Algae are small climate savers. Even in their natural state they are extremely efficient photosynthesizers and absorb ten times more carbon dioxide (CO₂) than land plants. In bioreactors equipped with appropriate sensors, control technology and automation, the efficiency of algae can be increased to a hundred times that of land plants. This shows that they have a significant potential for a climate-neutral circular economy. With the PhotoBionicCell research project we are demonstrating a potential approach for industrial biologisation in the future.
Algae can be automatically cultivated and their growth controlled with the bioreactor. The algae liquid is pumped upwards into the surface collectors where it is distributed in an even flow and then flows back to the cultivator. During this circulation, the algae cells, through photosynthesis in their chloroplasts, convert sunlight, carbon dioxide and water into oxygen and chemical energy carriers or organic recyclable materials. That is how biomass is cultivated in a closed cycle, which is highly efficient and conserves resources.
The combination of tried-and-tested open- and closed-loop control systems with state-of-the-art automation components provide the best possible conditions for the microorganisms. An integrated gassing concept ensures that the carbon dioxide from the air is evenly distributed into the circulating biofluid.
A major challenge for bioreactors is how to precisely determine the volume of biomass. Our developers are using a quantum technology sensor supplied by the start-up Q.ANT to do this. It returns accurate information on the growth of the organisms in real time. Using microfluidics, the algae are automatically and continuously pumped past the sensor from Festo. The quantum sensor isable to optically detect individual cells so that the amount of biomasscan be determined exactly. In addition, it examines the cells for their vitality. Only then is it possible to react to process events in advance and to regulate them.
Depending on the nutrients fed to the algae biomass, the products that are formed as part of the metabolic processes are fatty acids, colour pigments and surfactants. They can be used as the starting materials for the production of medicines, foodstuffs, plastics, cosmetics or fuels. Unlike petroleum-based products, biologically based end products can usually be biodegraded and, in keeping with an overall circular economy, recycled in a climate-neutral process.
Our researchers have also focused on the cultivation of the blue-green algae in their work for the PhotoBionicCell. They are producing colour pigments, omega-3 fatty acids and polyhydroxybutyrate (PHB). By adding other substances, the resulting PHB can be processed into a filament for 3D printing. Complex forms of sustainable plastic components or packaging can be manufactured in a short time with this modern production technology. For example, specific fastening clips made of bioplastic are installed in the PhotoBionicCell.
Many laboratory analyses have been done manually up to now. This is slow and can result in errors. The automation of such laboratory systems in the future will enable all required data to be read directly and in real time and researchers can concentrate better on their core tasks.
PhotoBionicCell will be completed by using in-house developed software. The dashboard allows multiple photobioreactors to be displayed with the current data situation and live images. Changes to parameters and the corresponding evaluations can be made around the clock and remotely.
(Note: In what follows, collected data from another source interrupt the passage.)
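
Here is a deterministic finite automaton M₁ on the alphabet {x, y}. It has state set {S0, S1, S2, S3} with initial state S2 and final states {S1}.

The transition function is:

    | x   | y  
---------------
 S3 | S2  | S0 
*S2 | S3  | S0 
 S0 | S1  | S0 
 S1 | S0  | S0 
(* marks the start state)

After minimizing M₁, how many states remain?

All states are reachable from the start state.
P0 = {S1} | {S0,S2,S3}.
Refine {S0,S2,S3} on symbol x: members go to different blocks, giving {S2,S3} and {S0}.
The partition is now stable with 3 blocks: {S1} | {S2,S3} | {S0}.

3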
Users can thus respond to changes in the bioreactor at any time and, for example, start harvesting the product at the optimum time.
The digitised laboratory will be enhanced by an augmented reality application. A tablet can be used to augment reality and visualise the technical processes, process parameters and information about the processes inside the bioreactor.
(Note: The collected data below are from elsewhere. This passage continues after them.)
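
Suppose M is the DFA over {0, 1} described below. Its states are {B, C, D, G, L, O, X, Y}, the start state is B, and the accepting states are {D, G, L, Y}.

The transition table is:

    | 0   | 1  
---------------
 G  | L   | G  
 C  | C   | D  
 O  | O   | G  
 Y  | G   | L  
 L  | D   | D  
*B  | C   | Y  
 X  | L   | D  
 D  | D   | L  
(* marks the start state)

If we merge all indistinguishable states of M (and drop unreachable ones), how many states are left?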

Our developers are also using artificial intelligence (AI) to evaluate the data. This allows the bioreactor to be optimised for the propagation of the algae cultures or to maintain specified growth parameters with minimal energy input. It could also be used to forecast the service life of valves and other components. The use of digital twins created with the help of AI would also be possible. They could be used in future to simulate complete lifecycles of bioreactors and to show virtual images. The expected cell growth of different microorganisms could also be estimated with great accuracy before the physical setup up of a real system.
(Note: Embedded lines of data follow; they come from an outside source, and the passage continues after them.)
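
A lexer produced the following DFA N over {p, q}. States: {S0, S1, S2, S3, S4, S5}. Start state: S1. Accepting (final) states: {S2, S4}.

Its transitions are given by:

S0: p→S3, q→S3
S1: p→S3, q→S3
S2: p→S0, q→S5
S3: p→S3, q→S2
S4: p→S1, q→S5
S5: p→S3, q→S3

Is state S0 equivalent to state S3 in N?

No

Reachable states from the start: {S0,S1,S2,S3,S5}. Unreachable: {S4} — drop them.
Start with accepting vs non-accepting: {S2} | {S0,S1,S3,S5}.
On input q, block {S0,S1,S3,S5} splits into {S0,S1,S5} and {S3}.
No further refinement is possible. Final partition (3 blocks): {S2} | {S0,S1,S5} | {S3}.
S0 and S3 end up in different blocks, so they are distinguishable. For instance, the string 'q' is accepted from only S3.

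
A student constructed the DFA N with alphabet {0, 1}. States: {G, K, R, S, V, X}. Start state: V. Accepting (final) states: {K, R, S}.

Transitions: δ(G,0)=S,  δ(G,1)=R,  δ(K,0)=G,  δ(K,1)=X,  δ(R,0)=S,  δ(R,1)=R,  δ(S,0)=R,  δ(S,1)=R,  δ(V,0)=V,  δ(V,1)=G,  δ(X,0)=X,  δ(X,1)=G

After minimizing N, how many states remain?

3

Reachable states from the start: {G,R,S,V}. Unreachable: {K,X} — drop them.
Start with accepting vs non-accepting: {R,S} | {G,V}.
Refine {G,V} on symbol 0: members go to different blocks, giving {V} and {G}.
Stable partition: {R,S} | {V} | {G} — 3 equivalence classes.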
In addition to optimising laboratory facilities with automation and digitalisation, so-called artificial photosynthesis offers another promising perspective for cultivating biomass even more efficiently. With the Max Planck Institute for Terrestrial Microbiology Marburg as our partner, we have developed an automatic dispenser to improve the individual enzymes of photosynthesis. This requires testing thousands of variants of an enzyme. Compared to manual pipetting, the new automatic dispenser works much faster and eliminates errors. In addition, the automatic machine can be adapted to new tasks in seconds.
However, it's not just the individual building blocks of photosynthesis that can be optimised. The scientists are working on the digital optimisation of complete metabolic paths. This approach is referred to as synthetic biology. A metabolic path optimised on the computer is packed in synthetically manufactured cells, referred to as droplets. They have a diameter of around 90 micrometres and contain all the required enzymes and biocatalysts. This enables them, like their biological models, to absorb carbon dioxide using light energy.
Even though we are still in the middle of the development process, the potential for the future is already becoming clear today. If expertise in automation and basic research come together, the road to carbon-neutral production on an industrial scale will be implemented much faster. That is why we are conducting research in the field of biologisation.